In bash, what's the most efficient way to assign a variable using piped input -- using only left to right syntax? Suppose the left side of the pipe is seq 3, so we'd want:
seq 3 | x=<put some code here>
NB: Not an answer, although probably functionally equivalent:
x=`seq 3`
...because seq 3 is not on the left side of a pipe.
For this Q, please ignore the possibility of exceeding the variable's memory, which pipes could certainly do.
To complement Charles Duffy's helpful answer with a focus on making it work in bash:
By default, and on Bash v4.1- invariably, any variable creations / modifications in a (multi-segment) pipeline happen in a subshell, so that the result will not be visible to the calling shell.
In Bash v4.2+, you can set option lastpipe to make the last pipeline segment run in the current shell, so that variable creations/modifications made there are visible to it.
For that to work in an interactive shell, you must additionally turn off job control with set +m.

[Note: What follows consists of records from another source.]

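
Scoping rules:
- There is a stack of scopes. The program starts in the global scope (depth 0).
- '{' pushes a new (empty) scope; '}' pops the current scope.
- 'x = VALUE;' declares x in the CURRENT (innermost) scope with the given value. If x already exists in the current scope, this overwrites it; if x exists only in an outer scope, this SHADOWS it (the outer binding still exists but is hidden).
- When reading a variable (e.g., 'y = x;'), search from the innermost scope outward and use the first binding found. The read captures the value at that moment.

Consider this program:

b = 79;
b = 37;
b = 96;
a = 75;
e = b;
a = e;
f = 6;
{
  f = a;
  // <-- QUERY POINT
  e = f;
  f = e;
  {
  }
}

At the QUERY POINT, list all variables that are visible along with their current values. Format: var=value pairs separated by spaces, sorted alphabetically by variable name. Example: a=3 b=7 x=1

Answer: a=96 b=96 e=96 f=96

Derivation:
Step 1: declare b=79 at depth 0
Step 2: declare b=37 at depth 0
Step 3: declare b=96 at depth 0
Step 4: declare a=75 at depth 0
Step 5: declare e=(read b)=96 at depth 0
Step 6: declare a=(read e)=96 at depth 0
Step 7: declare f=6 at depth 0
Step 8: enter scope (depth=1)
Step 9: declare f=(read a)=96 at depth 1
Visible at query point: a=96 b=96 e=96 f=96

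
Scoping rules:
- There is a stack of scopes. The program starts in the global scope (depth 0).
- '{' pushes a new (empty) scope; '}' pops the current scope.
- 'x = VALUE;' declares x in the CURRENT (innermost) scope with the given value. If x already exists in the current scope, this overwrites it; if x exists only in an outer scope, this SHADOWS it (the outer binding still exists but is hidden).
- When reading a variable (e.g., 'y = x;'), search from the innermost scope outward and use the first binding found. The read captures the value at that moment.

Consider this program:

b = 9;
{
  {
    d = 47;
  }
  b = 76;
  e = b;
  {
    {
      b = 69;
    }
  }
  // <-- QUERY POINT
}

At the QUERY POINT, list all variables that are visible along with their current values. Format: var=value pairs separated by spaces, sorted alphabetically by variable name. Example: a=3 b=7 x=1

Step 1: declare b=9 at depth 0
Step 2: enter scope (depth=1)
Step 3: enter scope (depth=2)
Step 4: declare d=47 at depth 2
Step 5: exit scope (depth=1)
Step 6: declare b=76 at depth 1
Step 7: declare e=(read b)=76 at depth 1
Step 8: enter scope (depth=2)
Step 9: enter scope (depth=3)
Step 10: declare b=69 at depth 3
Step 11: exit scope (depth=2)
Step 12: exit scope (depth=1)
Visible at query point: b=76 e=76

Answer: b=76 e=76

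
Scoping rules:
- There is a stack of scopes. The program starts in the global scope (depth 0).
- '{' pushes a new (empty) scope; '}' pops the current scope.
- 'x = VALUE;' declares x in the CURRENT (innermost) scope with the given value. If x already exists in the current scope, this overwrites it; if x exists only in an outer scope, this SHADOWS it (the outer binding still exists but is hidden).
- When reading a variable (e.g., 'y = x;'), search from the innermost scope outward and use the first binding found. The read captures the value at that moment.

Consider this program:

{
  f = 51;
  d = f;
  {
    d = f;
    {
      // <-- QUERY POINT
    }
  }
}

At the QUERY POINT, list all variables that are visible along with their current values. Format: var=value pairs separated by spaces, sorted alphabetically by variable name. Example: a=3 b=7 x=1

Step 1: enter scope (depth=1)
Step 2: declare f=51 at depth 1
Step 3: declare d=(read f)=51 at depth 1
Step 4: enter scope (depth=2)
Step 5: declare d=(read f)=51 at depth 2
Step 6: enter scope (depth=3)
Visible at query point: d=51 f=51

Answer: d=51 f=51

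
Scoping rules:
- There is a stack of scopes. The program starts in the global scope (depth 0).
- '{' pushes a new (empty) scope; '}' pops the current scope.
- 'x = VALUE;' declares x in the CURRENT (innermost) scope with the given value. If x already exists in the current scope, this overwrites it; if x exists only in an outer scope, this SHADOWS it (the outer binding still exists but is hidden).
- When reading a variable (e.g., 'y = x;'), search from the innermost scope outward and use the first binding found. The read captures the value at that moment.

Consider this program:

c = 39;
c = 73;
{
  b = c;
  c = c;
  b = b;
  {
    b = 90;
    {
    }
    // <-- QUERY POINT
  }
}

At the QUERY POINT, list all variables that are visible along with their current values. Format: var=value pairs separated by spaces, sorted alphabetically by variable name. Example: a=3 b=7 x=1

Answer: b=90 c=73

Derivation:
Step 1: declare c=39 at depth 0
Step 2: declare c=73 at depth 0
Step 3: enter scope (depth=1)
Step 4: declare b=(read c)=73 at depth 1
Step 5: declare c=(read c)=73 at depth 1
Step 6: declare b=(read b)=73 at depth 1
Step 7: enter scope (depth=2)
Step 8: declare b=90 at depth 2
Step 9: enter scope (depth=3)
Step 10: exit scope (depth=2)
Visible at query point: b=90 c=73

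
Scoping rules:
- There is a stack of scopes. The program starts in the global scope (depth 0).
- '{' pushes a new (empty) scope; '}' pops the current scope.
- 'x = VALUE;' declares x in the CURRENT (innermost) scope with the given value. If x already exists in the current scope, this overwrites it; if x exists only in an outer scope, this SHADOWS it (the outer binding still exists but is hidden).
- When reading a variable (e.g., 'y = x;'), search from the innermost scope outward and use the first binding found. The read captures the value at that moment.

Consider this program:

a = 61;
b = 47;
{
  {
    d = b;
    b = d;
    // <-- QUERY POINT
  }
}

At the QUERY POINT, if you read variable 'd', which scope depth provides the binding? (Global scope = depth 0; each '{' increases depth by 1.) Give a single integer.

Step 1: declare a=61 at depth 0
Step 2: declare b=47 at depth 0
Step 3: enter scope (depth=1)
Step 4: enter scope (depth=2)
Step 5: declare d=(read b)=47 at depth 2
Step 6: declare b=(read d)=47 at depth 2
Visible at query point: a=61 b=47 d=47

Answer: 2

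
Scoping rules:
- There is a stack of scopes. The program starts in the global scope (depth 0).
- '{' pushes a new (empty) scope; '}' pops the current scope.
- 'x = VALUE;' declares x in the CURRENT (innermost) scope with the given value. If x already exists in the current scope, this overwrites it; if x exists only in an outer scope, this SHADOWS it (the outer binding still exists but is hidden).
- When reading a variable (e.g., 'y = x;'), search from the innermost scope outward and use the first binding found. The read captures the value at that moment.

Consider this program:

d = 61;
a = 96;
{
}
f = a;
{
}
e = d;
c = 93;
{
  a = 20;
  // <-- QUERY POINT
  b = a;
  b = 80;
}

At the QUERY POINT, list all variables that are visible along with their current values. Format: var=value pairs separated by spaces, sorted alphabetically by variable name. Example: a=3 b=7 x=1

Answer: a=20 c=93 d=61 e=61 f=96

Derivation:
Step 1: declare d=61 at depth 0
Step 2: declare a=96 at depth 0
Step 3: enter scope (depth=1)
Step 4: exit scope (depth=0)
Step 5: declare f=(read a)=96 at depth 0
Step 6: enter scope (depth=1)
Step 7: exit scope (depth=0)
Step 8: declare e=(read d)=61 at depth 0
Step 9: declare c=93 at depth 0
Step 10: enter scope (depth=1)
Step 11: declare a=20 at depth 1
Visible at query point: a=20 c=93 d=61 e=61 f=96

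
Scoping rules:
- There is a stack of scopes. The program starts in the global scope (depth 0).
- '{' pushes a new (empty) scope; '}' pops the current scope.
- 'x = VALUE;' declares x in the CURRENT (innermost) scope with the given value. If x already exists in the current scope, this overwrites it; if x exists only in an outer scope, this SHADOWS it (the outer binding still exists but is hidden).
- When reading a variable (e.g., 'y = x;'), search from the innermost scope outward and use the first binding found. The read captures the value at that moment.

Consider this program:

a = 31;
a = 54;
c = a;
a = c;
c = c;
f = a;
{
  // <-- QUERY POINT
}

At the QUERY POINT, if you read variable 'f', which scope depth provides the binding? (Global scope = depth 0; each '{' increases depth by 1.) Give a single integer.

Answer: 0

Derivation:
Step 1: declare a=31 at depth 0
Step 2: declare a=54 at depth 0
Step 3: declare c=(read a)=54 at depth 0
Step 4: declare a=(read c)=54 at depth 0
Step 5: declare c=(read c)=54 at depth 0
Step 6: declare f=(read a)=54 at depth 0
Step 7: enter scope (depth=1)
Visible at query point: a=54 c=54 f=54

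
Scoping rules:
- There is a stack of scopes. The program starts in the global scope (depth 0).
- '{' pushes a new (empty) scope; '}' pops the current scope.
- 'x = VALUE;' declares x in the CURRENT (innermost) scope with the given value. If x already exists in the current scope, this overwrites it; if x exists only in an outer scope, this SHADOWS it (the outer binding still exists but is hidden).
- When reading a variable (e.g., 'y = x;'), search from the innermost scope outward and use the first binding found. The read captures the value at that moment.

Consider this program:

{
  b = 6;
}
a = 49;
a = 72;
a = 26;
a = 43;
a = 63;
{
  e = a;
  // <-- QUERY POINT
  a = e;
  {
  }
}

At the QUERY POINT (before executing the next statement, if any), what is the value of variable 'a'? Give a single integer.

Step 1: enter scope (depth=1)
Step 2: declare b=6 at depth 1
Step 3: exit scope (depth=0)
Step 4: declare a=49 at depth 0
Step 5: declare a=72 at depth 0
Step 6: declare a=26 at depth 0
Step 7: declare a=43 at depth 0
Step 8: declare a=63 at depth 0
Step 9: enter scope (depth=1)
Step 10: declare e=(read a)=63 at depth 1
Visible at query point: a=63 e=63

Answer: 63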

Here's a complete example (Bash v4.2+):
$ unset x; shopt -s lastpipe; set +m; seq 3 | x=$(cat); echo "$x"
1
2
3
That said,
x=$(seq 3)
(the modern equivalent of your x=`seq 3`) is much simpler - it is POSIX-compliant and therefore works on older Bash versions too, and it requires no fiddling with global options.
This is covered in detail in BashFAQ #24.
You can reliably use a variable collected on the right-hand side of a pipeline only if the code referencing it is also on the right-hand side of that pipeline.
#!/bin/bash
echo "hello" | { read -r var; echo "Read value: $var"; }
echo "After the pipeline exited, var contains: $var"
Typical output is:
Read value: hello
After the pipeline exited, var contains:
The POSIX sh specification neither requires nor precludes the right-hand side of a pipeline being executed in the same shell which later executes subsequent commands. Thus, a shell may execute the read on the second line in the same shell where it executes the echo on the third -- but bash, specifically, will not do so unless the lastpipe shell option is enabled.
The simplest method to set a variable is to read it:
seq 3 | read -d '' x
Will also work in zsh but not in ksh (no NUL allowed for the -d option in ksh).
One way to use the value of x is to do so in the subshell created by the pipe:
$ seq 3 | { read -d '' x; echo "$x"; }
1
2
3
Note that the exit condition of read is of failure (because no '' character was found). More details could be found in Bash FAQ 24
In ksh and zsh the value could be used after the pipe has ended (using a char that is not in the input (but not NUL) to make ksh also work):
$ seq 3 | read -d ':' x
$ echo "$x"
1
2
3
That's because, originally in ksh (later in zsh) the last command on a pipe would run in the same process as the parent shell, keeping the value of the variable changed after the pipe has ended.
One way to emulate this capacity in bash is to use lastpipe (which will only work if JOB CONTROL is disabled (inside a non-interactive script or with set +m)):
$ set +m; shopt -s lastpipe
$ seq 3 | read -d '' x
$ echo "$x"
1
2
3
Using Process Substitution :
$ read -d '' x < <(seq 3)
$ echo "$x"
1
2
3
Or, using the old here-doc:
$ read -d '' x <<-Hello
> $(seq 3)
> Hello
$ echo "$x"
1
2
3
Or, using printf:
$ printf -v x "$(seq 3)"
$ echo "$x"
1
2
3
One (revised) method, maybe not the best though, and may fail the OP criteria depending how we look at it:
# load $x, echo it quoted, then unquoted.
seq 3 | { x=$(</dev/stdin)
echo "$x"; echo $x; }
Output:
1
2
3
1 2 3
This cat variant works in POSIX shells (yash, dash):
seq 3 | { n=$(cat /dev/stdin)
echo "$n"; echo $n; }
You can sort-of do this, if you're willing to be flexible about what you mean by "piped input" and "left to right syntax". Try this:
< <(seq 3) read -r -d '' var
I do not recommend this. At all. Just use var=$(seq 3).
You can use a temporary file:
seq 3 >/var/tmp/agc-bashvar1; x=$(cat /var/tmp/agc-bashvar1 ); echo x is $x
The following cleans up after use:
seq 3 >/var/tmp/agc-bashvar1; x=$(cat /var/tmp/agc-bashvar1 ); rm /var/tmp/agc-bashvar1
Then
echo x is $x
Rationale: Based on @charles-duffy 's answer, you cannot survive a variable based on content received directly at the right hand side of a pipe. So why not use an external place to store the content it as a side effect (as opposed to a no-side-effect pipeline).
Make sure the temporary filename is not used by other programs.